By: Jack Underwood, CEO and co-founder of Circuit
Working out your audience is one of the first and most important things you do when setting up any business. Whether you’re selling business-to-business (B2B) or direct-to-consumer (DtC) will determine your business model, marketing, tools, growth strategy and the competitors against which you’re positioning yourself. It’s a key decision that’s fundamental to your business. Changing tack further down the line is no mean feat, taking careful thought and planning.
But it is still possible.
Recent events have proved this: Coronavirus and the huge change it made to consumer behaviour have forced many businesses to switch from their historic business models to survive.
So, how have businesses successfully navigated the transition from B2B to DtC, and what do others need to remember if they want to follow suit?
Choosing the right tools
A new business model needs new tools to back it up. The software and systems used to support B2B trading often won’t address a company’s evolved DtC needs. This shortfall can lead to inefficiency, customer frustration and lost sales. If your business wants to start courting consumers they must make sure they have the right tools for the job.
A perfect illustration of this is Company Bakery, an Edinburgh-based bakery who traditionally worked on a wholesale model and delivered fresh bread to the city’s top restaurants and cafes.
However, when the pandemic hit, their trade customers closed, and the team knew they had to expand their business model to survive. Realizing there was a growing demand during lockdown for bread delivered straight to people’s doors, they began offering their loaves directly to consumers. It was a savvy move – the orders flooded in.
But this switch also brought new challenges. When they were serving wholesale customers, Company Bakery only needed to make a set number of deliveries a day, and their team of three drivers could easily manage orders. But pivoting to DtC saw them needing to make 4,000 deliveries a month – around 140 a day: Way beyond the capacity of three drivers on the original system they were using.
The bakery started using Circuit’s route planner to address this, plan their routes more quickly, save drivers time, and simplify the process to get customers their orders as soon as possible. This decision paid off – even now that shops and restaurants have reopened and wholesale is back up and running. Company Bakery has not stopped home delivery, which now represents 10% of their business.
Changing communication style
Expanding or switching to DtC will also need a review of communication style. A basic website may do the job for B2B customers, but it won’t cut it with consumers.

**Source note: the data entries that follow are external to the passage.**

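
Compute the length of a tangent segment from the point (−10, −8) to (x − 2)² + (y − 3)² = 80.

√185

Centre (2, 3), r² = 80. |PO|² = (−12)² + (−11)² = 265.
Power of the point: PT² = |PO|² − r² = 185, so PT = √185.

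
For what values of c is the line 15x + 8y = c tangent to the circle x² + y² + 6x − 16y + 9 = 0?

c = −117 or c = 155

Tangency holds when the distance from the centre (−3, 8) to the line equals the radius 8:
|15·(−3) + 8·8 − c| / √289 = 8
|c − (19)| = 8·17, so c = 155 or c = −117.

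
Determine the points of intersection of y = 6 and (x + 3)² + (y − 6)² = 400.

(−23, 6) and (17, 6)

From the line, y = 6. Substituting:
x² + 6x − 391 = 0
x = 17 or x = −23, giving (17, 6) and (−23, 6).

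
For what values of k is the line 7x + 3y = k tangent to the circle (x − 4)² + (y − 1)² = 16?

k = 31 ± 4√58

Tangency holds when the distance from the centre (4, 1) to the line equals the radius 4:
|7·4 + 3·1 − k| / √58 = 4
|k − (31)| = 4√58.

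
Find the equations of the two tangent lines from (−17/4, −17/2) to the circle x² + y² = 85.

6x + 7y = −85 and 2x + 9y = −85

Write the tangent as mx − y + (−17/2 − m·(−17/4)) = 0 and set its distance from the centre to √85:
[m·(17/4) − (17/2)]² = 85(m² + 1)
63m² + 68m + 12 = 0, so m = −6/7 or m = −2/9.
Through (−17/4, −17/2) these give 6x + 7y = −85 and 2x + 9y = −85.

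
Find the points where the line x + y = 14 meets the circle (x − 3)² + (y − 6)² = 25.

(3, 11) and (8, 6)

Substitute y = −x + 14:
2x² − 22x + 48 = 0  ⟹  x² − 11x + 24 = 0
x = 8 or x = 3, giving (8, 6) and (3, 11).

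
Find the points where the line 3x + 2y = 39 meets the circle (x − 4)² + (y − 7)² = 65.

Substitute y = (39 − 3x)/2:
13x² − 182x + 429 = 0  ⟹  x² − 14x + 33 = 0
x = 11 or x = 3, giving (11, 3) and (3, 15).

(3, 15) and (11, 3)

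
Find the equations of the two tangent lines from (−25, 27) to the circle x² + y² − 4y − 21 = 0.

Write the tangent as mx − y + (27 − m·(−25)) = 0 and set its distance from the centre to 5:
[m·(25) − (−25)]² = 25(m² + 1)
12m² + 25m + 12 = 0, so m = −4/3 or m = −3/4.
Through (−25, 27) these give 4x + 3y = −19 and 3x + 4y = 33.

4x + 3y = −19 and 3x + 4y = 33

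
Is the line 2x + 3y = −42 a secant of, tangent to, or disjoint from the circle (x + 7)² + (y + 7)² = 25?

Substituting the line into the circle gives 13x² + 210x + 657 = 0.
Discriminant = (210)² − 4·13·(657) = 9936 > 0.
Two real roots: the line is a secant.

secant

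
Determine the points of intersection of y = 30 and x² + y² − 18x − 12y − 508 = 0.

Express y = 30 and substitute into the circle:
x² − 18x + 32 = 0
x = 16 or x = 2, giving (16, 30) and (2, 30).

(2, 30) and (16, 30)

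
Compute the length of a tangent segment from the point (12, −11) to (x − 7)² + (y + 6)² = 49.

1

Centre (7, −6), r² = 49. |PO|² = (5)² + (−5)² = 50.
By the tangent–radius right angle, tangent length = √(|PO|² − r²) = √1 = 1.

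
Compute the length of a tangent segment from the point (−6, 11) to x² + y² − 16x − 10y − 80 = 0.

3√7

With centre O = (8, 5), |OP|² = 232 and r² = 169.
The tangent meets the radius at right angles, so tangent² = |PO|² − r² = 232 − 169 = 63.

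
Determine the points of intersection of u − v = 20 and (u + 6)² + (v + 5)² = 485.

Substitute v = u − 20:
2u² − 18u − 224 = 0  ⟹  u² − 9u − 112 = 0
u = 16 or u = −7, giving (16, −4) and (−7, −27).

(−7, −27) and (16, −4)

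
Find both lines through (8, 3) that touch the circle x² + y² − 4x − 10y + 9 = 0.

x − 2y = 2 and 2x + y = 19

A line y − (3) = m(x − (8)) is tangent when its distance from (2, 5) is 2√5:
(−6m − (2))² = 20(m² + 1)
2m² + 3m − 2 = 0, so m = 1/2 or m = −2.
With m = 1/2: x − 2y = 2. With m = −2: 2x + y = 19.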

Who are likely to equate the quality of your communications and visual identity with the quality of your product. It’s also essential to assess your business’s current brand tone of voice – is it appealing to your targeted consumer demographic, or does it need adjusting to align with their needs and priorities? A marketing review may also involve investment in a new or upgraded website, to strengthen brand identity and credibility and add consumer-focused features.

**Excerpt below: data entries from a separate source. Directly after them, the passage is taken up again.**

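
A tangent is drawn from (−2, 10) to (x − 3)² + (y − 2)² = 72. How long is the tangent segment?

√17

Centre (3, 2), r² = 72. |PO|² = (−5)² + (8)² = 89.
By the tangent–radius right angle, tangent length = √(|PO|² − r²) = √17.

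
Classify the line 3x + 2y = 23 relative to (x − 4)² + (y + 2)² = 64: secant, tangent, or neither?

secant

Centre (4, −2), r² = 64. Distance² from centre to line = (−15)²/13 = 225/13.
Since d² < r², the line cuts the circle twice.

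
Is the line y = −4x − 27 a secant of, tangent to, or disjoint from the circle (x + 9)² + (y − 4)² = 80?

d² = (4·(−9) + 1·4 − (−27))²/17 = 25/17; r² = 80.
Since d² < r², the line cuts the circle twice.

secant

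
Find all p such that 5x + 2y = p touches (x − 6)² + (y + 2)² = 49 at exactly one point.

For a tangent, require d(centre, line) = r = 7.
|5·6 + 2·(−2) − p| / √29 = 7
|p − (26)| = 7√29.

p = 26 ± 7√29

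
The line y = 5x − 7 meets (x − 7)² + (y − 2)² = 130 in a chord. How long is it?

4√26

Centre (7, 2), r² = 130. Perpendicular distance d from centre to line = |26| / √26 = 26/√26.
Half the chord is √(r² − d²) = √(104), so the full chord is 4√26.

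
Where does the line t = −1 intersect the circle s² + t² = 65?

(−8, −1) and (8, −1)

Express t = −1 and substitute into the circle:
s² − 64 = 0
s = 8 or s = −8, giving (8, −1) and (−8, −1).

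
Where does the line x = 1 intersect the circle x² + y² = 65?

The line gives x = 1. Substituting into the circle:
y² − 64 = 0
y = 8 or y = −8, giving (1, 8) and (1, −8).

(1, −8) and (1, 8)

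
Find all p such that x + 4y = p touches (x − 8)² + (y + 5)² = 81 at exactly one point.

For a tangent, require d(centre, line) = r = 9.
|1·8 + 4·(−5) − p| / √17 = 9
|p − (−12)| = 9√17.

p = −12 ± 9√17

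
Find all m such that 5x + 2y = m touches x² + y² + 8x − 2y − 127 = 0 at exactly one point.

Tangency holds when the distance from the centre (−4, 1) to the line equals the radius 12:
|5·(−4) + 2·1 − m| / √29 = 12
|m − (−18)| = 12√29.

m = −18 ± 12√29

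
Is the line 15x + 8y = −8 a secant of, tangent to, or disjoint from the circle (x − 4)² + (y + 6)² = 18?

secant

d² = (15·4 + 8·(−6) − (−8))²/289 = 400/289; r² = 18.
Since d² < r², the line cuts the circle twice.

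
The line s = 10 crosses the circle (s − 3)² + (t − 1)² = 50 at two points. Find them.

The line gives s = 10. Substituting into the circle:
t² − 2t = 0
t = 2 or t = 0, giving (10, 2) and (10, 0).

(10, 0) and (10, 2)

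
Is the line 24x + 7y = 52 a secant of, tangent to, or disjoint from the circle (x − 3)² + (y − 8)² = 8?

disjoint

Substituting the line into the circle gives 625x² − 102x + 65 = 0.
Δ = 10404 − 162500 = −152096.
No real roots: the line does not meet the circle.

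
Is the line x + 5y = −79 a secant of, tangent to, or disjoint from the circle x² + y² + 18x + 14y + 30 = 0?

secant

Substituting the line into the circle gives 26x² + 538x + 1461 = 0.
Δ = 289444 − 151944 = 137500.
Two real roots: the line is a secant.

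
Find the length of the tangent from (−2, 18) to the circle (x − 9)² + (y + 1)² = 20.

The centre is (9, −1) and r = 2√5. The square of the distance from P to the centre is 121 + 361 = 482.
By the tangent–radius right angle, tangent length = √(|PO|² − r²) = √462.

√462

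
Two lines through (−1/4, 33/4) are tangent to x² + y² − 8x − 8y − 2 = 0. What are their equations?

3x − 5y = −42 and 5x − 3y = −26

A line y − (33/4) = m(x − (−1/4)) is tangent when its distance from (4, 4) is √34:
[m·(17/4) − (−17/4)]² = 34(m² + 1)
15m² − 34m + 15 = 0, so m = 3/5 or m = 5/3.
Through (−1/4, 33/4) these give 3x − 5y = −42 and 5x − 3y = −26.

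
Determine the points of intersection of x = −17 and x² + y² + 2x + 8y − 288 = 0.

The line gives x = −17. Substituting into the circle:
y² + 8y − 33 = 0
y = 3 or y = −11, giving (−17, 3) and (−17, −11).

(−17, −11) and (−17, 3)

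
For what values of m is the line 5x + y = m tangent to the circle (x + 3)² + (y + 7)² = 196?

m = −22 ± 14√26

The line touches the circle iff its distance from (−3, −7) is 14:
|5·(−3) + 1·(−7) − m| / √26 = 14
|m − (−22)| = 14√26.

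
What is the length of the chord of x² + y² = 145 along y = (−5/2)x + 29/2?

From the line, y = (29 − 5x)/2. Substituting:
29x² − 290x + 261 = 0  ⟹  x² − 10x + 9 = 0
x = 9 or x = 1, giving (9, −8) and (1, 12).
Chord length = distance between (9, −8) and (1, 12) = √464 = 4√29.

4√29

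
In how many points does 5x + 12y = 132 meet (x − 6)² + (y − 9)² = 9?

d² = (5·6 + 12·9 − (132))²/169 = 36/169; r² = 9.
Since d² < r², the line cuts the circle twice.

2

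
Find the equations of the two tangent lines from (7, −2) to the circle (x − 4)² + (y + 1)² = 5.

Let a tangent through (7, −2) have slope m. Its distance from (4, −1) must equal √5:
[m·(−3) − (1)]² = 5(m² + 1)
2m² + 3m − 2 = 0, so m = −2 or m = 1/2.
Through (7, −2) these give 2x + y = 12 and x − 2y = 11.

2x + y = 12 and x − 2y = 11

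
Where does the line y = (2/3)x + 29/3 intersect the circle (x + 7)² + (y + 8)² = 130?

(−16, −1) and (−10, 3)

From the line, y = (29 + 2x)/3. Substituting:
13x² + 338x + 2080 = 0  ⟹  x² + 26x + 160 = 0
x = −10 or x = −16, giving (−10, 3) and (−16, −1).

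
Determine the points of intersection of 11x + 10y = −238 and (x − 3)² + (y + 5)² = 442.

(−18, −4) and (2, −26)

Express y = (−238 − 11x)/10 and substitute into the circle:
221x² + 3536x − 7956 = 0  ⟹  x² + 16x − 36 = 0
x = 2 or x = −18, giving (2, −26) and (−18, −4).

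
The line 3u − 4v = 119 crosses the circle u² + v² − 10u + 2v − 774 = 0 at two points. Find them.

From the line, v = (−119 + 3u)/4. Substituting:
25u² − 850u + 825 = 0  ⟹  u² − 34u + 33 = 0
u = 33 or u = 1, giving (33, −5) and (1, −29).

(1, −29) and (33, −5)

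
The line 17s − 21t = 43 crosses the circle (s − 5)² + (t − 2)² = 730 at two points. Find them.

Substitute t = (−43 + 17s)/21:
730s² − 7300s − 303680 = 0  ⟹  s² − 10s − 416 = 0
s = 26 or s = −16, giving (26, 19) and (−16, −15).

(−16, −15) and (26, 19)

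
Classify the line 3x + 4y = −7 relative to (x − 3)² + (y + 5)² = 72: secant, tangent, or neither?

Substituting the line into the circle gives 25x² − 174x − 839 = 0.
Δ = 30276 − (−83900) = 114176.
Two real roots: the line is a secant.

secant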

In addition to brand and visual identity, if you’re pivoting to DtC, you need to consider which communications channels you’re using. It’s crucial to establish a presence in the spaces consumers are already inhabiting for their personal needs – such as social media platforms like Instagram. Using these channels is a simple and effective way to gain consumer interest, increase word-of-mouth marketing and build a community around your product or service.

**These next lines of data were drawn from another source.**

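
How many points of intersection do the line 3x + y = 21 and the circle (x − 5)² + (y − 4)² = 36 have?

Centre (5, 4), r² = 36. Distance² from centre to line = (−2)²/10 = 2/5.
Since d² < r², the line cuts the circle twice.

2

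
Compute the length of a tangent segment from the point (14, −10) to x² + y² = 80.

The centre is (0, 0) and r = 4√5. The square of the distance from P to the centre is 196 + 100 = 296.
By the tangent–radius right angle, tangent length = √(|PO|² − r²) = √216 = 6√6.

6√6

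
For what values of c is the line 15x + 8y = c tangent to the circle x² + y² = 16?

c = −68 or c = 68

The line touches the circle iff its distance from (0, 0) is 4:
|15·0 + 8·0 − c| / √289 = 4
|c| = 4·17, so c = 68 or c = −68.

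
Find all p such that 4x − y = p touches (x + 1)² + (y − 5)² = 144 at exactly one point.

The line touches the circle iff its distance from (−1, 5) is 12:
|4·(−1) − 1·5 − p| / √17 = 12
|p − (−9)| = 12√17.

p = −9 ± 12√17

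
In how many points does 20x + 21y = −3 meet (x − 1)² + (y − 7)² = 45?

Centre (1, 7), r² = 45. Distance² from centre to line = (170)²/841 = 28900/841.
Since d² < r², the line cuts the circle twice.

2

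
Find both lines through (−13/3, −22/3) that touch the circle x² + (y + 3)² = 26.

x + 5y = −41 and 5x + y = −29

Let a tangent through (−13/3, −22/3) have slope m. Its distance from (0, −3) must equal √26:
(13/3m − (13/3))² = 26(m² + 1)
5m² + 26m + 5 = 0, so m = −1/5 or m = −5.
With m = −1/5: x + 5y = −41. With m = −5: 5x + y = −29.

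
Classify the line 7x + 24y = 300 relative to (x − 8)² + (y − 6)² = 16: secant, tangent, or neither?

Substituting the line into the circle gives 625x² − 11400x + 51984 = 0.
Discriminant = (−11400)² − 4·625·(51984) = 0.
A repeated root: the line is tangent.

tangent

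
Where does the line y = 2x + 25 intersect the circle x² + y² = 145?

From the line, y = 2x + 25. Substituting:
5x² + 100x + 480 = 0  ⟹  x² + 20x + 96 = 0
x = −8 or x = −12, giving (−8, 9) and (−12, 1).

(−12, 1) and (−8, 9)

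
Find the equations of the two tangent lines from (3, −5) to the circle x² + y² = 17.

Let a tangent through (3, −5) have slope m. Its distance from (0, 0) must equal √17:
(−3m − (5))² = 17(m² + 1)
4m² − 15m − 4 = 0, so m = −1/4 or m = 4.
With m = −1/4: x + 4y = −17. With m = 4: 4x − y = 17.

x + 4y = −17 and 4x − y = 17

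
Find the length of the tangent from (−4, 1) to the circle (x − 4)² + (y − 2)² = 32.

√33

With centre O = (4, 2), |OP|² = 65 and r² = 32.
Power of the point: PT² = |PO|² − r² = 33, so PT = √33.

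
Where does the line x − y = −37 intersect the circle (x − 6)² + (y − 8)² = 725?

Express y = x + 37 and substitute into the circle:
2x² + 46x + 152 = 0  ⟹  x² + 23x + 76 = 0
x = −4 or x = −19, giving (−4, 33) and (−19, 18).

(−19, 18) and (−4, 33)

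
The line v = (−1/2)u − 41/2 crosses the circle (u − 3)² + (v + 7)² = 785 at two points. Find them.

Substitute v = (−41 − u)/2:
5u² + 30u − 2375 = 0  ⟹  u² + 6u − 475 = 0
u = 19 or u = −25, giving (19, −30) and (−25, −8).

(−25, −8) and (19, −30)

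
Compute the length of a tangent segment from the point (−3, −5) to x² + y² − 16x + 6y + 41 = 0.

√93

With centre O = (8, −3), |OP|² = 125 and r² = 32.
Power of the point: PT² = |PO|² − r² = 93, so PT = √93.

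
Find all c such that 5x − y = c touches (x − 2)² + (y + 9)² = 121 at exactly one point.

For a tangent, require d(centre, line) = r = 11.
|5·2 − 1·(−9) − c| / √26 = 11
|c − (19)| = 11√26.

c = 19 ± 11√26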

Assessing and investing time and money in communications may seem unnecessary or a secondary concern. But your DtC switch won’t be successful if you’re not thinking about how consumers perceive your brand or speaking to them in their language.
Being aware of sales cycle changes
It’s also crucial to be aware of the DtC impact on your sales cycle and cash flow. You may be dealing with smaller orders and a more significant seasonality than in B2B. Your business needs to prepare for this. This doesn’t have to be a problem, but you should make sure, as far as possible, that you have a strategy and reserves to cope with increased fluctuations.
You must consider a different approach to sales. B2B selling will typically involve fewer sales for higher amounts, and time is invested in nurturing long-term leads. In contrast, DtC gives businesses access to more potential customers for lower orders and lower conversion rates. Again, companies must make sure they have the infrastructure to support this change and that their sales and marketing can address this shift to high volume, low conversion.
Identifying new competitors
Finally, moving into a new space will bring your business into contact with new competitors who already serve consumers with the products or services you offer. This doesn’t mean there isn’t room for your business. But you need to be aware of what others are doing and what strategies they are using to work out your unique selling point. What sets you apart, and why should consumers shift their loyalty to you?
Looking at competitors can help gain inspiration for your own business. But exactly copying their decisions won’t allow you to move past them. Plus, simply existing for longer in one space doesn’t automatically mean another business’s ideas are better. A fresh perspective, informed by a B2B background, could be just the thing that puts you ahead.
Pivoting from B2B to DtC brings with it many considerations. It would be best if you prepared for the investment of time and money needed to make this move. But the payoff can be significant. When consumer behaviour, needs and expectations are rapidly changing, the retail landscape is in flux, and technology is evolving, switching to DtC may be just what your B2B business needs.